The cache also implements the stdlib Get(sessionKey) / Put(sessionKey, *ClientSessionState) methods that *tls.Config.ClientSessionCache expects, so pointing a fresh *tls.Config at one for unit tests is straightforward.

Picking a backend

Redis is the obvious default. It does per-key TTL, it's fast, and the go-redis client handles pipelining and reconnection. For a fleet under a few hundred RPS at peak, a single Redis instance is enough. Past that, look at Redis Cluster or a sharded setup, since the workload is mostly small reads and writes that distribute well across keys.

Memcached works too. The interface is simpler, the wire protocol is tighter, and TTL semantics are identical for this use case. The downside is the Delete path is rarely hit, so a cache that does aggressive LRU eviction (which Memcached does, Redis with noeviction doesn't) might lose tickets you'd rather keep.

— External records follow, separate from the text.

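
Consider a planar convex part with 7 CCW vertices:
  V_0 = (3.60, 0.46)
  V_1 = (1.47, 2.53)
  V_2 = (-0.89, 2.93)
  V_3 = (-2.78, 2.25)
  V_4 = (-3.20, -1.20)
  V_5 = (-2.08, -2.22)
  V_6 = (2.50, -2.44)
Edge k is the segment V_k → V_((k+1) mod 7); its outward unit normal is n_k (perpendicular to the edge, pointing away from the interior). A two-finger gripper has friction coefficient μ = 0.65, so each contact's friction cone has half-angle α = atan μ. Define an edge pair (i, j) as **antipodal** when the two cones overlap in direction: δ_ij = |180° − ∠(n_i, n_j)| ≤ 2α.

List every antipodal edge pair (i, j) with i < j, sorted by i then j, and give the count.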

A flat file or local SQLite is a fine choice for single-host deployments where you only want persistence across restarts, not cross-replica sharing. It's not what WithSessionCache was built for, but the interface doesn't care; it just calls Get / Put and trusts the implementation. Watch for write contention if you have many sessions writing concurrently.

Whatever backend you pick, the value is small (a base64 ticket plus a base64 session state, typically a few hundred bytes), and reads outnumber writes by a wide margin once the fleet has been running for a few minutes. Sizing is rarely the bottleneck. Latency and availability are what matter, since a backend that's unavailable degrades the fleet to "every cold-host request pays a full handshake" instead of breaking it outright.

The error callback can also drive a circuit breaker if the backend keeps failing. Track the rate of get errors over a rolling window, and once it crosses a threshold, swap the cache backend on the underlying PersistableSessionCache via SetBackend(backend SessionCacheBackend, preset, protocol string, errorCallback ErrorCallback). Passing nil for the backend reverts to local-only ticket caching while the real backend recovers, then you swap the live backend back in once health checks pass. The other three arguments stay as the original session's preset, protocol and callback so cache key namespacing is preserved across the swap.